# [wifi] installation de ndiswrapper [resolu]

## xenophon2006

Bonjour,

Sur une gentoo 2006.1 j'essaie d'installer ndiswrapper à partir du tar.gz (ndiswrapper-1.23.tar.gz) car avec l'option emerge ndiswrapper j'ai des erreurs.

Lors du make, j'ai le message d'erreur suivant  :

erick@gentoo ~/ndiswrapper-1.23 $ make

make -C driver

make[1]: Entering directory `/home/erick/ndiswrapper-1.23/driver'

Can't find kernel build files in /lib/modules/2.6.17-gentoo-r7/build;

  give the path to kernel build directory with

  KBUILD=<path> argument to make

make[1]: *** [prereq_check] Erreur 1

make[1]: Leaving directory `/home/erick/ndiswrapper-1.23/driver'

make: *** [all] Erreur 2

En regardant dans la documentation de ndiswrapper j'ai remarqué ceci :

Prerequisites 

=============

You need a recent kernel, at least 2.6.6 or 2.4.26, with header files

for the kernel. Make sure there is a link to the kernel source from

the modules directory. The command

  ls /lib/modules/`uname -r`/build

should have at least 'include' directory and '.config' file.
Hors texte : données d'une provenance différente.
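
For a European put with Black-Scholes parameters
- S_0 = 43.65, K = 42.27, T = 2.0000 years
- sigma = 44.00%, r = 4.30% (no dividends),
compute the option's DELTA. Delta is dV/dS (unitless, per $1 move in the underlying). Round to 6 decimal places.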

Comment remédier au problème ?

Merci d'avanceLast edited by xenophon2006 on Mon Sep 18, 2006 3:12 am; edited 1 time in total

----------

## titoucha

Le plus simple c'est que tu l'installes avec l'ebuild comme ça il apparaitra dans la base de portage et si tu as des erreurs pour l'emerge tu les mets ici.

----------

## xenophon2006

comment l'installer à partir de l'ebuild ???? Moi je ne connais que la commande emerge..... Désolé pour mon ignorance  :Confused: 

L'installation avec ndiswrapper c'est bien déroulée (je pense) mais lorsque je l'utilise, j'ai le message d'erreur suivant :

gentoo erick # ndiswrapper -i /usr/local/share/bcmwl5.inf

bcmwl5 is already installed. Use -e to remove it

gentoo erick # ndiswrapper -l

Installed ndis drivers:

bcm43xx invalid driver!

bcmwl5  driver present, hardware present

gentoo erick # ndiswrapper -m

modprobe config already contains alias directive

gentoo erick # depmod -a

gentoo erick # modprobe ndiswrapper

FATAL: Module ndiswrapper not found.

gentoo erick #

----------

## nico_calais

Pour installer ndiswrapper via emerge :

emerge ndiswrapper

La commande emerge, c'est HYPER IMPORTANT. C'est le coeur même de gentoo. 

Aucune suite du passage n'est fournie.